Когда Ленка в детстве увлеклась метанием ножей, Данислав отозвался об этом занятии с презрением и заявил, что цирковым трюкам он не учит. Несмотря на столь пренебрежительный отзыв, Ленка своё увлечение не бросила, и к настоящему времени убедительно доказала, что Данислав был не совсем прав. «Не совсем» в том смысле, что швыряние ножей занятие, конечно, само по себе бесполезное, но не тогда, когда этим занимается одарённый. Ленка разработала свою модель ножа в виде обоюдоострого лезвия с выемкой в середине и небольшим хвостовиком, и отработала технику метания до совершенства. А после поступления в Академиум с помощью Алины Тириной разработала несколько вспомогательных конструктов, и её ножи превратились в серьёзное оружие. Достаточно тяжёлый нож, летящий настолько быстро, что глаз его не замечал, по силе воздействия приближался к крупнокалиберной пуле, и на расстоянии в десять сажен легко пробивал насквозь толстую дубовую доску или нетолстый стальной лист. Впрочем, я по-прежнему считал, что пистолет быстрее — если, разумеется, он уже в руке.
Некоторое время мы шли молча, держась за руки.
— Ты о чём думаешь? — вдруг спросила Ленка. — Ты какой-то прямо весь в себя погружённый. Что-то случилось?
— Да нет, ничего не случилось, — вздохнул я. — Просто вчера поговорил с Ингваром, и он упомянул про предназначение. Он, правда, говорил про предназначение людей вообще, но мне всё равно это как-то запало в голову.
— Предназначение? — удивилась Ленка. — О боги, Кени, ты меня пугаешь. С чего это вдруг ты о таких вещах задумался?
— Ну вот смотри — после разговора с ним я подумал об этом и внезапно осознал, что у меня с момента рождения был единственный путь: сделать семью самостоятельной и независимой. Никаких других вариантов у меня не было вообще. Такое чувство, как будто кто-то проложил рельсы, и у меня нет никакой возможности свернуть.
— По-моему, ты преувеличиваешь. Вот, например, тебе повезло с «Артефактой», а ведь князь мог тебе её и не отдать.
— Мог и не отдать, — согласился я, — тогда мне пришлось бы труднее. Но я всё равно должен был бы как-то поднимать семью. Понимаешь, в любом другом варианте меня бы не оставили в покое. Не забывай, что мы гербовые дворяне, и у нас есть голос в Совете Лучших. Это немалая ценность, и вопрос стоял так: либо мы набираемся достаточно сил, чтобы быть свободными, либо у нас быстро нашлись бы хозяева.
— Маму никто не пытался под себя взять, — указала Ленка.

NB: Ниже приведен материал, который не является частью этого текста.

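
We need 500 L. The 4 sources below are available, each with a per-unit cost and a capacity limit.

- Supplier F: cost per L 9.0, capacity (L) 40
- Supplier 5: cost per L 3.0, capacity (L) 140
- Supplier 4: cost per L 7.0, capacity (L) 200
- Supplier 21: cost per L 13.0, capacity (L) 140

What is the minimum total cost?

Use sources in increasing cost order.
Supplier 5 at 3.0: take all 140 L ; 360 still needed.
Take 200 from Supplier 4 at 7.0 ; need 160 more.
Supplier F at 9.0: take all 40 L ; 120 still needed.
Supplier 21 (13.0): take the remaining 120 ; done.
Cost = 140×3.0 + 200×7.0 + 40×9.0 + 120×13.0 = 3740.

3740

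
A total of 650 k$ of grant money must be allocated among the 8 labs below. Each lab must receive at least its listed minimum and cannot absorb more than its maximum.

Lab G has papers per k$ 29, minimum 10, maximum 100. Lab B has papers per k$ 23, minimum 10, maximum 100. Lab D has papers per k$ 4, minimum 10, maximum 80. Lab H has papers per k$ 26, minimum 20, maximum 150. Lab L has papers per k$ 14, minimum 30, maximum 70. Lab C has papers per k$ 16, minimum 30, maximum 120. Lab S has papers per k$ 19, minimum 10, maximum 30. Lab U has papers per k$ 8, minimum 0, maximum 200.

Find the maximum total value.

13170

Meeting every minimum uses 10+10+10+20+30+30+10+0 = 120 k$, leaving 530.
Highest papers per k$ first: Lab G 29 > Lab H 26 > Lab B 23 > Lab S 19 > Lab C 16 > Lab L 14 > Lab U 8 > Lab D 4.
Lab G takes 90 more to reach its cap of 100 ; 440 left.
Lab H: +130 to 150 (cap) ; 310 left.
Lab B takes 90 more to reach its cap of 100 ; 220 left.
Lab S takes 20 more to reach its cap of 30 ; 200 left.
Lab C takes 90 more to reach its cap of 120 ; 110 left.
Lab L takes 40 more to reach its cap of 70 ; 70 left.
Lab U: +70 (room for 200) → 70. Pool exhausted.
Total = 29×100 + 23×100 + 4×10 + 26×150 + 14×70 + 16×120 + 19×30 + 8×70 = 13170.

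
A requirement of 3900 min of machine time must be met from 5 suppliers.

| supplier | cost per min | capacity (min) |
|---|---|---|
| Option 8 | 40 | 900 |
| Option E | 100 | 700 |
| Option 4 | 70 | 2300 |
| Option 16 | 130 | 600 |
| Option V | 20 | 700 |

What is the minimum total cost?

211000

Fill from the cheapest supplier first.
Option V (20): use full 700 — 3200 min to go.
Take 900 from Option 8 at 40 — need 2300 more.
Option 4 at 70: take all 2300 min — 0 still needed.
Option E, Option 16: unused.
Cost = 700×20 + 900×40 + 2300×70 = 211000.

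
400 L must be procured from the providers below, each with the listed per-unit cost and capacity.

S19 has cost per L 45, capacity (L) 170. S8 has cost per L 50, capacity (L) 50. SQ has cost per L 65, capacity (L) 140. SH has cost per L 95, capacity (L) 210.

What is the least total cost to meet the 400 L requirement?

23050

Use providers in increasing cost order.
S19 at 45: take all 170 L ; 230 still needed.
S8 (50): use full 50 ; 180 L to go.
SQ (65): use full 140 ; 40 L to go.
Take 40 from SH at 95 to finish.
Cost = 170×45 + 50×50 + 140×65 + 40×95 = 23050.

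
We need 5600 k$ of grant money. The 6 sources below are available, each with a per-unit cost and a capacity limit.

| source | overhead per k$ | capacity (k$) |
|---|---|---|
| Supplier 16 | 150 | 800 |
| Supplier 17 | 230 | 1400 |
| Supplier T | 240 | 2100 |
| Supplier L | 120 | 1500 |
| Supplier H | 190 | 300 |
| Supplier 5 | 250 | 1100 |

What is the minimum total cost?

1063000

Fill from the cheapest source first.
Take 1500 from Supplier L at 120 → need 4100 more.
Take 800 from Supplier 16 at 150 → need 3300 more.
Supplier H at 190: take all 300 k$ → 3000 still needed.
Supplier 17 (230): use full 1400 → 1600 k$ to go.
Take 1600 from Supplier T at 240 to finish.
Supplier 5: unused.
Cost = 1500×120 + 800×150 + 300×190 + 1400×230 + 1600×240 = 1063000.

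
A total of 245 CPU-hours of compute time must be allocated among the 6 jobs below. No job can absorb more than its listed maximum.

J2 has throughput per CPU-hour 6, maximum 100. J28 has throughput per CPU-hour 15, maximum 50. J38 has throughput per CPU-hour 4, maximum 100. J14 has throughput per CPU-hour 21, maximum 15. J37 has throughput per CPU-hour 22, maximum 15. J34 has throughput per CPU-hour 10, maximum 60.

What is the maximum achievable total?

2615

Rank by throughput per CPU-hour: J37 22 > J14 21 > J28 15 > J34 10 > J2 6 > J38 4.
J37 takes 15 to reach its cap of 15 ; 230 left.
Give J14 15 to hit its cap of 15 ; 215 left.
Give J28 50 to hit its cap of 50 ; 165 left.
Give J34 60 to hit its cap of 60 ; 105 left.
J2 takes 100 to reach its cap of 100 ; 5 left.
J38 has room for 100 but only 5 remain, so it gets 5.
Total = 6×100 + 15×50 + 4×5 + 21×15 + 22×15 + 10×60 = 2615.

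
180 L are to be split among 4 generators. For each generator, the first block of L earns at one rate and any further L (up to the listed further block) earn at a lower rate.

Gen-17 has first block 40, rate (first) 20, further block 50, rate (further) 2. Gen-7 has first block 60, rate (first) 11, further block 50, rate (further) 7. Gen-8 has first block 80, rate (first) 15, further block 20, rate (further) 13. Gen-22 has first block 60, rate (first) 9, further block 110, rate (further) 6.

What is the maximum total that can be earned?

Order all 8 blocks by rate: Gen-17/T1 20 > Gen-8/T1 15 > Gen-8/T2 13 > Gen-7/T1 11 > Gen-22/T1 9 > Gen-7/T2 7 > Gen-22/T2 6 > Gen-17/T2 2.
Fill Gen-17 T1 block (40 at 20) ; 140 left.
Gen-8/T1 (15): +80 ; 60 left.
Gen-8/T2 (13): +20 ; 40 left.
40 remain; put them into Gen-7 T1 at 11.
Total = 20×40 + 15×80 + 13×20 + 11×40 = 2700.

2700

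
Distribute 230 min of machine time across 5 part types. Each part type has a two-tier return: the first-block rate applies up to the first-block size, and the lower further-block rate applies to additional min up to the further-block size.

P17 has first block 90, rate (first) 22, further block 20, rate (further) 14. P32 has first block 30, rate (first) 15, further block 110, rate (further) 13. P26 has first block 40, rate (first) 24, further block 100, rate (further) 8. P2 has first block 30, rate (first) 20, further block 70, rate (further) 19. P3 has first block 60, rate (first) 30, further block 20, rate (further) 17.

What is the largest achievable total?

5530

Order all 10 blocks by rate: P3/tier1 30 > P26/tier1 24 > P17/tier1 22 > P2/tier1 20 > P2/tier2 19 > P3/tier2 17 > P32/tier1 15 > P17/tier2 14 > P32/tier2 13 > P26/tier2 8.
P3 tier1 at 30: fill all 60 ; 170 left.
P26/tier1 (24): +40 ; 130 left.
P17 tier1 at 22: fill all 90 ; 40 left.
P2/tier1 (20): +30 ; 10 left.
10 remain; put them into P2 tier2 at 19.
Total = 30×60 + 24×40 + 22×90 + 20×30 + 19×10 = 5530.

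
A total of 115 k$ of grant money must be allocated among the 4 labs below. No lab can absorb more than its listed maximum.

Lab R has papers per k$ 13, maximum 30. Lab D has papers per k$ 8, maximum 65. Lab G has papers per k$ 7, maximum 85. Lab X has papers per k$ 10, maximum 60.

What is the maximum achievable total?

1190

Highest papers per k$ first: Lab R 13 > Lab X 10 > Lab D 8 > Lab G 7.
Lab R takes 30 to reach its cap of 30 — 85 left.
Give Lab X 60 to hit its cap of 60 — 25 left.
Lab D has room for 65 but only 25 remain, so it gets 25.
Total = 13×30 + 8×25 + 10×60 = 1190.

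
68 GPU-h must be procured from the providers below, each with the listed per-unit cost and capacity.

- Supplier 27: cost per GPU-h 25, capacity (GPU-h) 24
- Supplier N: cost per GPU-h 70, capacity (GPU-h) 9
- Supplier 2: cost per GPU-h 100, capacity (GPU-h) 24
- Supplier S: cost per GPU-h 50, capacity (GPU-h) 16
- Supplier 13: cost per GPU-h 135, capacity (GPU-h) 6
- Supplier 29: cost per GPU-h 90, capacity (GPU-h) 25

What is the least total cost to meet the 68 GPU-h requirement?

Cheapest first:
Supplier 27 at 25: take all 24 GPU-h — 44 still needed.
Take 16 from Supplier S at 50 — need 28 more.
Supplier N at 70: take all 9 GPU-h — 19 still needed.
Supplier 29 (90): take the remaining 19 — done.
Supplier 2, Supplier 13: unused.
Cost = 24×25 + 16×50 + 9×70 + 19×90 = 3740.

3740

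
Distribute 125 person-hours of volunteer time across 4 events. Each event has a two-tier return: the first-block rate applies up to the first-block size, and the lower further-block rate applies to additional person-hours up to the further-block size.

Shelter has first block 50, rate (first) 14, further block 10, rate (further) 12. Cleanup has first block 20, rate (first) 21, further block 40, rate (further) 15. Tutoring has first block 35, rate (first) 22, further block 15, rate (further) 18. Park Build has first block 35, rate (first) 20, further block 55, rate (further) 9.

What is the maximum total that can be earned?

Treat each block as its own option and order by rate: Tutoring/first 22 > Cleanup/first 21 > Park Build/first 20 > Tutoring/second 18 > Cleanup/second 15 > Shelter/first 14 > Shelter/second 12 > Park Build/second 9.
Tutoring/first (22): +35 ; 90 left.
Cleanup first at 21: fill all 20 ; 70 left.
Park Build first at 20: fill all 35 ; 35 left.
Fill Tutoring second block (15 at 18) ; 20 left.
Cleanup second at 15: only 20 left, fill 20.
Total = 22×35 + 21×20 + 20×35 + 18×15 + 15×20 = 2460.

2460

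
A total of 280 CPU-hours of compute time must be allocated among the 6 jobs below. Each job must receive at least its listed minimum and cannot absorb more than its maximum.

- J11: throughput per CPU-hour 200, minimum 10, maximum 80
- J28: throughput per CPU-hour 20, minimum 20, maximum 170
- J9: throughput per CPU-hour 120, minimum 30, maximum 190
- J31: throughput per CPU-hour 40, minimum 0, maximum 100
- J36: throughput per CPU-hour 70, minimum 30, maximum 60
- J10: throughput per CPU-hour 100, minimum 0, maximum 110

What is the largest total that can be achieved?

Meeting every minimum uses 10+20+30+0+30+0 = 90 CPU-hours, leaving 190.
Rank by throughput per CPU-hour: J11 200 > J9 120 > J10 100 > J36 70 > J31 40 > J28 20.
J11 takes 70 more to reach its cap of 80 → 120 left.
Only 120 left; J9 takes them to reach 150.
Total = 200×80 + 20×20 + 120×150 + 70×30 = 36500.

36500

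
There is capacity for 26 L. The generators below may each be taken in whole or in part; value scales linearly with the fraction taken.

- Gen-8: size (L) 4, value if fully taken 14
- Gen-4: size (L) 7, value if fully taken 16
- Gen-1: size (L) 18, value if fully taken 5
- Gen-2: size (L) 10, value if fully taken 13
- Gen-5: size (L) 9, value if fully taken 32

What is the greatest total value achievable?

69.8

Best value per unit of size first: Gen-5 32/9≈3.56, Gen-8 14/4≈3.5, Gen-4 16/7≈2.29, Gen-2 13/10≈1.3, Gen-1 5/18≈0.278.
Gen-5: take in full, 9 L for value 32 ; 17 left.
Gen-8: take in full, 4 L for value 14 ; 13 left.
All 7 L of Gen-4 fit (value 16) ; 6 remain.
6 L left: a 6/10 share of Gen-2 gives 13×6/10 = 7.8.
Total value = 69.8.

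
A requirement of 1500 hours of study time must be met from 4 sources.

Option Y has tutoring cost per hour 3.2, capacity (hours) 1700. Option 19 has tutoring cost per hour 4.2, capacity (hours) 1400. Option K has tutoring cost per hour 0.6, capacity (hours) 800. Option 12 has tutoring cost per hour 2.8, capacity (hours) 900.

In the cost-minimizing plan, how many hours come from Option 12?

Use sources in increasing cost order.
Option K at 0.6: take all 800 hours ; 700 still needed.
Option 12 (2.8): take the remaining 700 ; done.
Option Y, Option 19: unused.

700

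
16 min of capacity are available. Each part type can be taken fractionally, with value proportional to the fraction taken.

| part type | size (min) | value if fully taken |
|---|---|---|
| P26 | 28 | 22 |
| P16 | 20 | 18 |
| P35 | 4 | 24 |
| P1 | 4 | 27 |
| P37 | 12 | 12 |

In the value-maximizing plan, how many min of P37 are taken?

Sort by value density: P1 27/4≈6.75, P35 24/4≈6, P37 12/12≈1, P16 18/20≈0.9, P26 22/28≈0.786.
All 4 min of P1 fit (value 27) → 12 remain.
All 4 min of P35 fit (value 24) → 8 remain.
Fill the last 8 min with part of P37: 8/12 of it earns 8.

8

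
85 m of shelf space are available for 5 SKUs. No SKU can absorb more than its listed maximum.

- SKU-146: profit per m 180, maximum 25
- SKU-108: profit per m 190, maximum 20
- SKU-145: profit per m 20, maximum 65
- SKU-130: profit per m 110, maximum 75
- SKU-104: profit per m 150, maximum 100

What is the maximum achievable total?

Rank by profit per m: SKU-108 190 > SKU-146 180 > SKU-104 150 > SKU-130 110 > SKU-145 20.
SKU-108: +20 to 20 (cap) ; 65 left.
Give SKU-146 25 to hit its cap of 25 ; 40 left.
SKU-104 has room for 100 but only 40 remain, so it gets 40.
Total = 180×25 + 190×20 + 150×40 = 14300.

14300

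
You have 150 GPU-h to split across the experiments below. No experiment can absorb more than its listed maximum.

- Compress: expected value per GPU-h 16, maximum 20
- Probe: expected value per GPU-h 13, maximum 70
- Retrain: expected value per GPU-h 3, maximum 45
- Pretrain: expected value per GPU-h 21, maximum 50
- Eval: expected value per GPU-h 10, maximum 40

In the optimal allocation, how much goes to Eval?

10

Order the experiments by expected value per GPU-h: Pretrain 21 > Compress 16 > Probe 13 > Eval 10 > Retrain 3.
Pretrain takes 50 to reach its cap of 50 ; 100 left.
Compress: +20 to 20 (cap) ; 80 left.
Probe takes 70 to reach its cap of 70 ; 10 left.
Eval: +10 (room for 40) → 10. Pool exhausted.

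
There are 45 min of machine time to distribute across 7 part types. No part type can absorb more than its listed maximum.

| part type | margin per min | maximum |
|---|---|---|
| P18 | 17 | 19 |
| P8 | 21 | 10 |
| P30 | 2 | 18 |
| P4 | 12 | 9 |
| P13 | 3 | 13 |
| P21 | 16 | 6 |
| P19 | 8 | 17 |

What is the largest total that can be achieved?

Rank by margin per min: P8 21 > P18 17 > P21 16 > P4 12 > P19 8 > P13 3 > P30 2.
P8 takes 10 to reach its cap of 10 — 35 left.
P18: +19 to 19 (cap) — 16 left.
P21: +6 to 6 (cap) — 10 left.
P4 takes 9 to reach its cap of 9 — 1 left.
P19 has room for 17 but only 1 remain, so it gets 1.
Total = 17×19 + 21×10 + 12×9 + 16×6 + 8×1 = 745.

745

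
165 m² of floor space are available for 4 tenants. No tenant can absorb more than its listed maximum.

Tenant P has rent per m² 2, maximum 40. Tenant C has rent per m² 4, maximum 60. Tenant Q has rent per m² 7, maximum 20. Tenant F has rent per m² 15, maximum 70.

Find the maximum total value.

Order the tenants by rent per m²: Tenant F 15 > Tenant Q 7 > Tenant C 4 > Tenant P 2.
Give Tenant F 70 to hit its cap of 70 ; 95 left.
Give Tenant Q 20 to hit its cap of 20 ; 75 left.
Tenant C takes 60 to reach its cap of 60 ; 15 left.
Tenant P has room for 40 but only 15 remain, so it gets 15.
Total = 2×15 + 4×60 + 7×20 + 15×70 = 1460.

1460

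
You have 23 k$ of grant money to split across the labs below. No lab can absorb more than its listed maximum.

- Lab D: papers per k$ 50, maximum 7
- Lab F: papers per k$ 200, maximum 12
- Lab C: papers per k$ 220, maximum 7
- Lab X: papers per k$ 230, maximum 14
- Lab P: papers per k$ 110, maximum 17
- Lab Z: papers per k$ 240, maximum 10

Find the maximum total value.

Rank by papers per k$: Lab Z 240 > Lab X 230 > Lab C 220 > Lab F 200 > Lab P 110 > Lab D 50.
Lab Z takes 10 to reach its cap of 10 ; 13 left.
Lab X has room for 14 but only 13 remain, so it gets 13.
Total = 230×13 + 240×10 = 5390.

5390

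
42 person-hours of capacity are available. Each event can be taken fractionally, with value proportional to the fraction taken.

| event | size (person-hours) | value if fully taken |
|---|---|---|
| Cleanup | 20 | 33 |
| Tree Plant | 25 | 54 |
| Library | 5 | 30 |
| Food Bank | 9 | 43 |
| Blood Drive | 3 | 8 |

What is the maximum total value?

Sort by value density: Library 30/5≈6, Food Bank 43/9≈4.78, Blood Drive 8/3≈2.67, Tree Plant 54/25≈2.16, Cleanup 33/20≈1.65.
Library: take in full, 5 person-hours for value 30 ; 37 left.
Food Bank: take in full, 9 person-hours for value 43 ; 28 left.
Take all of Blood Drive (3 person-hours, value 8) ; 25 person-hours left.
All 25 person-hours of Tree Plant fit (value 54) ; 0 remain.
Total value = 135.

135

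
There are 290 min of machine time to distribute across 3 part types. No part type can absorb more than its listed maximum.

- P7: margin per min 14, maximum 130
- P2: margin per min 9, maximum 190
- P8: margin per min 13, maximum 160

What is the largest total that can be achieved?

3900

Highest margin per min first: P7 14 > P8 13 > P2 9.
P7: +130 to 130 (cap) ; 160 left.
P8: +160 to 160 (cap) ; 0 left.
Total = 14×130 + 13×160 = 3900.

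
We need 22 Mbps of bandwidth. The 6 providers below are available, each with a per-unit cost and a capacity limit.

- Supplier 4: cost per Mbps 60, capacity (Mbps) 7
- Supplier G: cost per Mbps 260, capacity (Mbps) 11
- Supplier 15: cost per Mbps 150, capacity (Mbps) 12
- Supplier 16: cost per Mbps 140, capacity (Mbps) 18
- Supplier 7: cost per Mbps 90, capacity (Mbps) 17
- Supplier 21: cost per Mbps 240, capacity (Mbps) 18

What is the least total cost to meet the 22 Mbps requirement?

Fill from the cheapest provider first.
Supplier 4 at 60: take all 7 Mbps — 15 still needed.
Supplier 7 at 90: take 15 of its 17 — requirement met.
Supplier 16, Supplier 15, Supplier 21, Supplier G: unused.
Cost = 7×60 + 15×90 = 1770.

1770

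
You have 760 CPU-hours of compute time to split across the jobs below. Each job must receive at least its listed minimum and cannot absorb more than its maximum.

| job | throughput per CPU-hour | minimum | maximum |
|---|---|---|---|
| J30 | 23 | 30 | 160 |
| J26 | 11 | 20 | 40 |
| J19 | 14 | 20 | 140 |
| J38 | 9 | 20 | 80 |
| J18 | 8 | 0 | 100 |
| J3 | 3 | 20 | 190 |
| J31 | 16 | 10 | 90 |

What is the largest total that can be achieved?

9490

Meeting every minimum uses 30+20+20+20+0+20+10 = 120 CPU-hours, leaving 640.
Order the jobs by throughput per CPU-hour: J30 23 > J31 16 > J19 14 > J26 11 > J38 9 > J18 8 > J3 3.
J30: +130 to 160 (cap) ; 510 left.
Give J31 80 more to hit its cap of 90 ; 430 left.
J19: +120 to 140 (cap) ; 310 left.
Give J26 20 more to hit its cap of 40 ; 290 left.
J38: +60 to 80 (cap) ; 230 left.
Give J18 100 more to hit its cap of 100 ; 130 left.
Only 130 left; J3 takes them to reach 150.
Total = 23×160 + 11×40 + 14×140 + 9×80 + 8×100 + 3×150 + 16×90 = 9490.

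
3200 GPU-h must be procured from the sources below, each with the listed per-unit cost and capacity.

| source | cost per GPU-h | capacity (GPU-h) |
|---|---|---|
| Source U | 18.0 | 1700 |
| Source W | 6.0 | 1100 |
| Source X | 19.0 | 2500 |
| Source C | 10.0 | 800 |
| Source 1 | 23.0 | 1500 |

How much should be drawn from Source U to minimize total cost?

Fill from the cheapest source first.
Source W at 6.0: take all 1100 GPU-h — 2100 still needed.
Source C at 10.0: take all 800 GPU-h — 1300 still needed.
Source U (18.0): take the remaining 1300 — done.
Source X, Source 1: unused.

1300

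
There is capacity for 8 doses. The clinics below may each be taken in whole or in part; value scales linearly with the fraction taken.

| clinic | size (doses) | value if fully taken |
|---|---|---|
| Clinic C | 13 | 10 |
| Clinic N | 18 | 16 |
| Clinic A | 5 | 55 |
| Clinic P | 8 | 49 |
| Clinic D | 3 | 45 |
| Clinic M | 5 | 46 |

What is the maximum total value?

Sort by value density: Clinic D 45/3≈15, Clinic A 55/5≈11, Clinic M 46/5≈9.2, Clinic P 49/8≈6.12, Clinic N 16/18≈0.889, Clinic C 10/13≈0.769.
Clinic D: take in full, 3 doses for value 45 ; 5 left.
Clinic A: take in full, 5 doses for value 55 ; 0 left.
Total value = 100.

100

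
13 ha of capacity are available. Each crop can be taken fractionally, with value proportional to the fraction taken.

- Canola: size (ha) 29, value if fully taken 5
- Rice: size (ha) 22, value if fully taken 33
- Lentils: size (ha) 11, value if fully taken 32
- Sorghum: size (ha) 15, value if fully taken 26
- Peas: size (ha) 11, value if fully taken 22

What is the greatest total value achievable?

36

Rank by value-to-size ratio: Lentils 32/11≈2.91, Peas 22/11≈2, Sorghum 26/15≈1.73, Rice 33/22≈1.5, Canola 5/29≈0.172.
Lentils: take in full, 11 ha for value 32 ; 2 left.
Only 2 ha remain; take 2/11 of Peas for value 22×2/11 = 4.
Total value = 36.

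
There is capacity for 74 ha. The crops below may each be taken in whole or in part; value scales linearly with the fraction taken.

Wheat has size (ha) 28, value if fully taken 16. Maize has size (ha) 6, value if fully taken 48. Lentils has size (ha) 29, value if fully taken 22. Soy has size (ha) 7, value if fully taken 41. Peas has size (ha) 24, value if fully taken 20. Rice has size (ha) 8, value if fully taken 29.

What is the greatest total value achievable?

160

Sort by value density: Maize 48/6≈8, Soy 41/7≈5.86, Rice 29/8≈3.62, Peas 20/24≈0.833, Lentils 22/29≈0.759, Wheat 16/28≈0.571.
Take all of Maize (6 ha, value 48) — 68 ha left.
All 7 ha of Soy fit (value 41) — 61 remain.
Take all of Rice (8 ha, value 29) — 53 ha left.
Take all of Peas (24 ha, value 20) — 29 ha left.
Take all of Lentils (29 ha, value 22) — 0 ha left.
Total value = 160.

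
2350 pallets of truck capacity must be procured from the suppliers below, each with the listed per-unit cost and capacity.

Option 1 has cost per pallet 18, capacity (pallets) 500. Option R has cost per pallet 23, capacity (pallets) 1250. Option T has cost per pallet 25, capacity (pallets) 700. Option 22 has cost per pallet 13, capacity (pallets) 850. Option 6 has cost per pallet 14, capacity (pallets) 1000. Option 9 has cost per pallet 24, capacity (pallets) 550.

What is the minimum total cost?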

— Маму прикрывала Алина, а вероятно, и Стефа тоже, — заметил я. — И то это работало только потому, что она ни разу не воспользовалась своим голосом. Если бы она проголосовала хоть раз, и таким образом показала, что её голос можно использовать, никакое заступничество не помогло бы. — Тут мне внезапно пришла в голову мысль. — А знаешь, я ведь до сих пор как-то и не задумывался, что это наверняка и есть настоящая причина, почему мама всегда избегала общества. А вовсе не потому, что она вся такая наукой увлечённая.
— Ты думаешь, что Алина со Стефой тебя бы не прикрыли?
— Уверен, что нет, — покачал головой я. — Как только я бы стал совершеннолетним главой семьи, эта поддержка тут же закончилась бы. Меня бы они прикрывать не стали, я для них был никто.
— Они к тебе хорошо относятся, — заметила Ленка.
— Это они сейчас ко мне хорошо относятся. Если бы я не поднялся сам, они бы мной и не заинтересовались. А скорее всего, сами бы меня использовали.